The interesting part is how the incrementAndGet() method is implemented. It uses a CAS operation.

public final int incrementAndGet() {
    for (;;) {
        int current = get();
        int next = current + 1;
        if (compareAndSet(current, next))
            return next;
    }
}

The JDK itself makes more and more use of non-blocking algorithms to increase performance for every developer. Developing correct non-blocking algorithm is not a trivial task.

Fork-Join in Java 7

Java 7 introduce a new parallel mechanism for compute intensive tasks, the fork-join framework.

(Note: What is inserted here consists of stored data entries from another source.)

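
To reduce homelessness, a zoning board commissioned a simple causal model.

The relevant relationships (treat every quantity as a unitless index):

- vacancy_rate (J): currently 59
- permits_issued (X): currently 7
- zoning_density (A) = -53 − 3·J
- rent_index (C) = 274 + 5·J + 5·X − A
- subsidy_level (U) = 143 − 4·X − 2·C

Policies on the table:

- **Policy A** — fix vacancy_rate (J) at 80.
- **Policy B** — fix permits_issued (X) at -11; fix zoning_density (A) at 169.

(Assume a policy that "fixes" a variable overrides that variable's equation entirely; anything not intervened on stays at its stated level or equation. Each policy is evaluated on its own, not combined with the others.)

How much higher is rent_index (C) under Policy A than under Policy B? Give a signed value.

657

Policy A (J := 80):
  J = 80
  X = 7
  A = -53 − 3·80 = -293
  C = 274 + 5·80 + 5·7 − (-293) = 1002
Policy B (X := -11, A := 169):
  J = 59
  X = -11
  A = 169
  C = 274 + 5·59 + 5·(-11) − 169 = 345
C: 1002 − 345 = 657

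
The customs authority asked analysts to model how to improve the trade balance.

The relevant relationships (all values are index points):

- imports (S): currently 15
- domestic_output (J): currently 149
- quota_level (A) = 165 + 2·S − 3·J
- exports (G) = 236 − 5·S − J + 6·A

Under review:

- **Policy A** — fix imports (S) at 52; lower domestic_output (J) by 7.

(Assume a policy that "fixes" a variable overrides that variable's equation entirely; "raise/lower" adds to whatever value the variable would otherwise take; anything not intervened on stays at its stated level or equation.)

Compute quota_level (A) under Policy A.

-157

Policy A (S := 52, J − 7):
  S = 52
  J = 149 − 7 = 142
  A = 165 + 2·52 − 3·142 = -157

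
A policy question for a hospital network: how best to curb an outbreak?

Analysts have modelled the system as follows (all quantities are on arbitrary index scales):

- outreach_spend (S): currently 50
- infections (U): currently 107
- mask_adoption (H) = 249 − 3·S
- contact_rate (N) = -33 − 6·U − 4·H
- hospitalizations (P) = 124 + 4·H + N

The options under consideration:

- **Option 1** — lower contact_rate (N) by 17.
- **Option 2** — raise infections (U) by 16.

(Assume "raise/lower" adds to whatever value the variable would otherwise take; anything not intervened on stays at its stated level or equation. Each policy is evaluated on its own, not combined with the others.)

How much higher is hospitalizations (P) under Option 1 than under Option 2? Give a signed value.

Option 1 (N − 17):
  S = 50
  U = 107
  H = 249 − 3·50 = 99
  N = -33 − 6·107 − 4·99 (−17 from intervention) = -1088
  P = 124 + 4·99 + (-1088) = -568
Option 2 (U + 16):
  S = 50
  U = 107 + 16 = 123
  H = 249 − 3·50 = 99
  N = -33 − 6·123 − 4·99 = -1167
  P = 124 + 4·99 + (-1167) = -647
P: -568 − (-647) = 79

79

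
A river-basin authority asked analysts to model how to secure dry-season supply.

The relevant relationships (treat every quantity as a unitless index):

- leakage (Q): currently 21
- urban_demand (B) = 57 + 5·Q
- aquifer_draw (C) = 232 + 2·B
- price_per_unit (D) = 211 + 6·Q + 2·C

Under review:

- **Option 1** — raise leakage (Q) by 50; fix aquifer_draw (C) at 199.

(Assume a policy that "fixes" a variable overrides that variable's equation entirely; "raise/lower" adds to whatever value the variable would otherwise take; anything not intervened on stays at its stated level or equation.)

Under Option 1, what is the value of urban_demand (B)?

412

Option 1 (Q + 50, C := 199):
  Q = 21 + 50 = 71
  B = 57 + 5·71 = 412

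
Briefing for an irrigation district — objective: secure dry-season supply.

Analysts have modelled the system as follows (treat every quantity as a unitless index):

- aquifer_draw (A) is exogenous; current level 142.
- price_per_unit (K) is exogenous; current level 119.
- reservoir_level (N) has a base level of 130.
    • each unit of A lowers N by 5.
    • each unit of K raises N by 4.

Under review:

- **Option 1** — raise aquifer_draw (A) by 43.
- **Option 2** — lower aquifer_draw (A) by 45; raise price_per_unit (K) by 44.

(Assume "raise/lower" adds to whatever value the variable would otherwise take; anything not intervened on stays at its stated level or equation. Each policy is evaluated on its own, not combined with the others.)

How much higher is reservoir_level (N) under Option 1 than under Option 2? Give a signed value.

-616

Option 1 (A + 43):
  A = 142 + 43 = 185
  K = 119
  N = 130 − 5·185 + 4·119 = -319
Option 2 (A − 45, K + 44):
  A = 142 − 45 = 97
  K = 119 + 44 = 163
  N = 130 − 5·97 + 4·163 = 297
N: -319 − 297 = -616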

The fork-join framework allows you to distribute a certain task on several workers and then wait for the result.

import java.util.Random;

public class Problem {
    private final int[] list = new int[2000000];

    public Problem() {
        Random generator = new Random(19580427);
        for (int i = 0; i < list.length; i++) {
            list[i] = generator.nextInt(500000);
        }
    }

    public int[] getList() {
        return list;
    }
}

Define now the Solver class as shown in the following example coding.

import java.util.Arrays;
import java.util.concurrent.RecursiveAction;

public class Solver extends RecursiveAction {
    private int[] list;
    public long result;

    public Solver(int[] array) {
        this.list = array;
    }

    @Override
    protected void compute() {
        if (list.length == 1) {
            result = list[0];
        } else {
            int midpoint = list.length / 2;
            int[] l1 = Arrays.copyOfRange(list, 0, midpoint);
            int[] l2 = Arrays.copyOfRange(list, midpoint, list.length);
            Solver s1 = new Solver(l1);
            Solver s2 = new Solver(l2);
            forkJoin(s1, s2);
            result = s1.result + s2.result;
        }
    }
}

Deadlock

A concurrent application has the risk of a deadlock. A set of processes are deadlocked if all processes are waiting for an event which another process in the same set has to cause.

For example, if thread A waits for a lock on object Z which thread B holds and thread B wait for a look on object Y which is hold by process A, then these two processes are locked and cannot continue in their processing.

This can be compared to a traffic jam, where cars(threads) require the access to a certain street(resource), which is currently blocked by another car(lock).